Czarna kartka z kalendarza: 19 maja. 19 maja 1995 roku dokonano zabójstwa w mieszkaniu przy ulicy Kossaka w Lublinie.  Ofiarą padł Wojciech T. Na pierwszy rzut oka sprawa jakich wiele. Pozornie! Takiej historii w historii powojennej kryminalistyki nie było. Czy może być lepszy trop w śledztwie o zabójstwo niż pozostawione na miejscu przestępstwa zdjęcie? Tak było tym w przypadku. Zabójca pozostawił dowód osobisty. Do dzisiaj nie udało się zatrzymać domniemanego sprawcy.

Wojciech T. przyjechał do Lublina na spotkanie z mężczyzną przedstawiającym się jako Piotr S., który wynajmował przy ul. Kossaka mieszkanie. Sprawcą jego śmierci był mężczyzna pokazany na zdjęciu.

Po zabójstwie uciekł on z wynajmowanego mieszkania, lecz nie zabrał ze sobą portfela z dokumentami (i własną wklejoną fotografią. Takiej historii w historii powojennej kryminalistyki nie było.

Lublin: zabójcy szukała cała Polska

Wojciech T. przywiózł ze sobą prawie siedem tysięcy dolarów i kilkaset franków francuskich. Miał z Piotrem S. jechać do Szwajcarii po samochód.

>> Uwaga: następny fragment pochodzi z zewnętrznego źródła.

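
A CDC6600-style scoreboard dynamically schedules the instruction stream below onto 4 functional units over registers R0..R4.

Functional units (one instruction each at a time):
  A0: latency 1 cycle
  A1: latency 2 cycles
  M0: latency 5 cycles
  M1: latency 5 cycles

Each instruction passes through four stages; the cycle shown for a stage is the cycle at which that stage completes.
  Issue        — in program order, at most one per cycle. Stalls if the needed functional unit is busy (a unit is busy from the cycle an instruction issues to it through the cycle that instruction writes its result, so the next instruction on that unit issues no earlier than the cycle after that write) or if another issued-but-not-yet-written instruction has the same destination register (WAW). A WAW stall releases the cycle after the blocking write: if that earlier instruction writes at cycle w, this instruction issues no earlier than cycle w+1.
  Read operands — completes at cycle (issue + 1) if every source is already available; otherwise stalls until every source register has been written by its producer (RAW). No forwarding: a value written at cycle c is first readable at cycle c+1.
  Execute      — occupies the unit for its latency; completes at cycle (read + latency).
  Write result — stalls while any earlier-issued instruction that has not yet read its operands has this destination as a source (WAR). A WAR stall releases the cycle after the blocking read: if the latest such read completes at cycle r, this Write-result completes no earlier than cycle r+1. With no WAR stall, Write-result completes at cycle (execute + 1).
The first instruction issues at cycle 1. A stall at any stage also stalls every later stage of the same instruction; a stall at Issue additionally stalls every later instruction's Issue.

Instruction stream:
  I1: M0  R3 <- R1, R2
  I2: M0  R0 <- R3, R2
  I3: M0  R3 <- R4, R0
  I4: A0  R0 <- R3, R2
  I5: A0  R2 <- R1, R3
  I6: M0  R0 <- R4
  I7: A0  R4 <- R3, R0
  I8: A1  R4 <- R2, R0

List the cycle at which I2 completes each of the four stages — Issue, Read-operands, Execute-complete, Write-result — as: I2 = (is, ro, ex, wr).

  I1 | 1 | 2 | 7 | 8
  I2 | 9 | 10 | 15 | 16   struct: M0 busy until I1 writes@8
  I3 | 17 | 18 | 23 | 24   struct: M0 busy until I2 writes@16
  I4 | 18 | 25 | 26 | 27   RAW R3: wait I3 write@24
  I5 | 28 | 29 | 30 | 31   struct: A0 busy until I4 writes@27
  I6 | 29 | 30 | 35 | 36
  I7 | 32 | 37 | 38 | 39   struct: A0 busy until I5 writes@31 · RAW R0: wait I6 write@36
  I8 | 40 | 41 | 43 | 44   WAW R4: wait I7 write@39

I2 = (9, 10, 15, 16)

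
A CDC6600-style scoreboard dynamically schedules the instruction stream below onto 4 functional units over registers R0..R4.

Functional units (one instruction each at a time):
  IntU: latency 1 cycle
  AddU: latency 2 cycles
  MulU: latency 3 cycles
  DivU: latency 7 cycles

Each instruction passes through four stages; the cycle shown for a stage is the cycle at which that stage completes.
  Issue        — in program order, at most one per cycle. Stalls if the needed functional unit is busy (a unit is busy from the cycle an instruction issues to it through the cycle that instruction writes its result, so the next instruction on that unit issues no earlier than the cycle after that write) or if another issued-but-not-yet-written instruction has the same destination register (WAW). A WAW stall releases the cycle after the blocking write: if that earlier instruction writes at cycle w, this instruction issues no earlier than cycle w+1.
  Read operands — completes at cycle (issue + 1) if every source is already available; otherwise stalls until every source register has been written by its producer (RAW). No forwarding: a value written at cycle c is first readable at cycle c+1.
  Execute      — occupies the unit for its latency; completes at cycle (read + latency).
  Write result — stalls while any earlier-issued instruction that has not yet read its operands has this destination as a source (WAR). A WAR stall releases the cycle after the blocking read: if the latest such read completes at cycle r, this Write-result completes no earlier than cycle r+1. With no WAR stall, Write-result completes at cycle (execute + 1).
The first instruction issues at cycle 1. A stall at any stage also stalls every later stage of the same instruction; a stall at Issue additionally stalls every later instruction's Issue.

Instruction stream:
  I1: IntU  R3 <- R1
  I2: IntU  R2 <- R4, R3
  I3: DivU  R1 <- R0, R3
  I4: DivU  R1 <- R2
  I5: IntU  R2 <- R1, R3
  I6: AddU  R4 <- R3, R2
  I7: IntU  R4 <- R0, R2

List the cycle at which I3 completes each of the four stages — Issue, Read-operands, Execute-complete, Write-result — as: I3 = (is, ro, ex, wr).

I3 = (6, 7, 14, 15)

I1 -> (1, 2, 3, 4)
I2 -> (5, 6, 7, 8)  // struct: IntU busy until I1 writes@4
I3 -> (6, 7, 14, 15)
I4 -> (16, 17, 24, 25)  // struct: DivU busy until I3 writes@15
I5 -> (17, 26, 27, 28)  // RAW R1: wait I4 write@25
I6 -> (18, 29, 31, 32)  // RAW R2: wait I5 write@28
I7 -> (33, 34, 35, 36)  // WAW R4: wait I6 write@32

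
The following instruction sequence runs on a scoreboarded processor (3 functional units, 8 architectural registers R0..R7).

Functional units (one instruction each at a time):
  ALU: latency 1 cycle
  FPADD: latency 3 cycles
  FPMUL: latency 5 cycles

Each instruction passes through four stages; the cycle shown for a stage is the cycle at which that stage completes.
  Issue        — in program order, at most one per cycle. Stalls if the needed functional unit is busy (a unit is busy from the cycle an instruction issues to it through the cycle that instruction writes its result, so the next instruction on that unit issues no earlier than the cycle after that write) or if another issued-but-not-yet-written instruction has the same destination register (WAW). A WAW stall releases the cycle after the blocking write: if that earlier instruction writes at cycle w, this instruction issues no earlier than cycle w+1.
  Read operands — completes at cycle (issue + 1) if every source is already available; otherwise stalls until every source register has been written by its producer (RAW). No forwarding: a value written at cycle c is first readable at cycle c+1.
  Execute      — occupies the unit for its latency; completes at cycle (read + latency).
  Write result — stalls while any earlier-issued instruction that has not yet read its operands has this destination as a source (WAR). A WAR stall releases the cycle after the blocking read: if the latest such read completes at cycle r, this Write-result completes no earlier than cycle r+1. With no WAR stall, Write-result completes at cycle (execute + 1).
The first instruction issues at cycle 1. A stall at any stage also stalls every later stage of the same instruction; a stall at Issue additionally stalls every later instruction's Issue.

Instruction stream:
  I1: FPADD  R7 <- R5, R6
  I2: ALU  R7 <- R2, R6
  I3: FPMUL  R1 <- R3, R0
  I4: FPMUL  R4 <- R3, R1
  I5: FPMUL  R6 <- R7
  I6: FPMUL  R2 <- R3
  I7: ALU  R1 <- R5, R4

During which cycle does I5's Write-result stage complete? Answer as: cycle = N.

t=1  I1 issues→FPADD
t=2  I1 reads
t=5  I1 exec-done
t=6  I1 writes R7
t=7  I2 issues→ALU
t=8  I2 reads; I3 issues→FPMUL
t=9  I2 exec-done; I3 reads
t=10  I2 writes R7
t=14  I3 exec-done
t=15  I3 writes R1
t=16  I4 issues→FPMUL
t=17  I4 reads
t=22  I4 exec-done
t=23  I4 writes R4
t=24  I5 issues→FPMUL
t=25  I5 reads
t=30  I5 exec-done
t=31  I5 writes R6
t=32  I6 issues→FPMUL
t=33  I6 reads; I7 issues→ALU
t=34  I7 reads
t=35  I7 exec-done
t=36  I7 writes R1
t=38  I6 exec-done
t=39  I6 writes R2

cycle = 31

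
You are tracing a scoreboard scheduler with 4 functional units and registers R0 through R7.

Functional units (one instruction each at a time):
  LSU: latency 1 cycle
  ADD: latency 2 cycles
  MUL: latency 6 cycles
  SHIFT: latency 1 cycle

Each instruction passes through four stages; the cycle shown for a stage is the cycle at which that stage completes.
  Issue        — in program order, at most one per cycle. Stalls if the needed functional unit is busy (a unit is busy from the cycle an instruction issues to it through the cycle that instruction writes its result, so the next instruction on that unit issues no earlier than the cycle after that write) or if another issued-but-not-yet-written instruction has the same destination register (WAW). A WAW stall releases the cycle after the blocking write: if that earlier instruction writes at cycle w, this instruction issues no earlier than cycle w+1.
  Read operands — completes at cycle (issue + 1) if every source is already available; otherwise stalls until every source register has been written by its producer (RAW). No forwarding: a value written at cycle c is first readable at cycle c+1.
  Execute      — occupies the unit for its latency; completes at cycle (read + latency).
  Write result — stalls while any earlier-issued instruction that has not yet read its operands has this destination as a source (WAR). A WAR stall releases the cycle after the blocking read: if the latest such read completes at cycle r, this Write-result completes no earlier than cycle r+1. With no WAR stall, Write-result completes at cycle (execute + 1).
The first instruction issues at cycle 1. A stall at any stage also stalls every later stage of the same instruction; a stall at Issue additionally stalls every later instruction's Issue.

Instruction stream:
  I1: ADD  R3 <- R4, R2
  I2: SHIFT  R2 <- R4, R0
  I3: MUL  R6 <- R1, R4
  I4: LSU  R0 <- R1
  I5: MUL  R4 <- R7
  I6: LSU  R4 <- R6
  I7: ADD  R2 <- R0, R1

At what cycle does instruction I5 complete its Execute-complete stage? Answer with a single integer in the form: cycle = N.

1) issue 1, read 2, done 4, write 5
2) issue 2, read 3, done 4, write 5
3) issue 3, read 4, done 10, write 11
4) issue 4, read 5, done 6, write 7
5) issue 12, read 13, done 19, write 20  <struct: MUL busy until I3 writes@11>
6) issue 21, read 22, done 23, write 24  <WAW R4: wait I5 write@20>
7) issue 22, read 23, done 25, write 26

cycle = 19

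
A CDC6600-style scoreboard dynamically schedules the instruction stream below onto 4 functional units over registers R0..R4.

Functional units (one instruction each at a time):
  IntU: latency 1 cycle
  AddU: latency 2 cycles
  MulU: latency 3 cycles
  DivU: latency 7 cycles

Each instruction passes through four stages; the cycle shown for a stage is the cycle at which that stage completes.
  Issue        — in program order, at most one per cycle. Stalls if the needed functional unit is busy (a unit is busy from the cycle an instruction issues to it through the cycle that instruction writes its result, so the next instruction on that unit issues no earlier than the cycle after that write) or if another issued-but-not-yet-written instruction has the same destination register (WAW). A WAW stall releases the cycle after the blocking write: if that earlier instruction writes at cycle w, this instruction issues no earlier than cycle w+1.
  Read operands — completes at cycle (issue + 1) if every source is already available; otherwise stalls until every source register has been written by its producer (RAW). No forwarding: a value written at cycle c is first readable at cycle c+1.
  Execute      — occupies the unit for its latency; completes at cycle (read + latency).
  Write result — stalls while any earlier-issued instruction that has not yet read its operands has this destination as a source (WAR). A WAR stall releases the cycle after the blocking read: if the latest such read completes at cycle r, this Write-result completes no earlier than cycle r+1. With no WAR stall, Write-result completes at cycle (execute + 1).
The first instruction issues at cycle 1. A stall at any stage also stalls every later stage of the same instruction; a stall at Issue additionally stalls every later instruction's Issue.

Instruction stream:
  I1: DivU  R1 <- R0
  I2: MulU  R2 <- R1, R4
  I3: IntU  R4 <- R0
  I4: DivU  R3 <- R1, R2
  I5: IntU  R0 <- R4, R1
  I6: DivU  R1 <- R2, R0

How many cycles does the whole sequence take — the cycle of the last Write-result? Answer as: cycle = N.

cycle = 34

[1] I1 issues→DivU
[2] I1 reads | I2 issues→MulU
[3] I3 issues→IntU
[4] I3 reads
[5] I3 exec-done
[9] I1 exec-done
[10] I1 writes R1
[11] I2 reads | I4 issues→DivU
[12] I3 writes R4
[13] I5 issues→IntU
[14] I2 exec-done | I5 reads
[15] I2 writes R2 | I5 exec-done
[16] I4 reads | I5 writes R0
[23] I4 exec-done
[24] I4 writes R3
[25] I6 issues→DivU
[26] I6 reads
[33] I6 exec-done
[34] I6 writes R1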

Mężczyźni poznali się przez ogłoszenie prasowe. Piotr S. oferował w gazecie pomoc w sprowadzaniu aut z zagranicy. Przy zwłokach Wojciecha T. nie znaleziono ani grosza. Zabójca zabrał mu też dokumenty.

Mężczyzna wynajmujący mieszkanie zapomniał zabrać dowód osobisty, wystawiony właśnie na nazwisko Piotra S. Szybko okazało się, że jest fałszywy. Autentyczne było tylko wklejone w dokumencie zdjęcie. Pomimo, że policja ma je od kilkunastu lat, do tej pory nie udało się trafić na ślad mężczyzny, ani nawet ustalić kim był. Fotografia była pokazywana nawet w ogólnopolskim w programie 997. Bez skutku.

W 1995 roku miał około 35-40 lat, 185 cm wzrostu, był szczupłej budowy ciała, ubierał się elegancko. Opowiadał o sobie jakoby był wędkarzem.

Do sprawy zabójstwa przy ul. Kossaka wrócili policjanci z lubelskiego Archiwum X, które zajmuje się rozwiązywaniem zagadek kryminalnych sprzed lat. Liczą, że dzięki opracowaniu aktualnego wyglądu poszukiwanego, uda się wreszcie trafić na ślad tego mężczyzny. Policjanci czekają na sygnały pod numerem telefonu 81 535 44 77.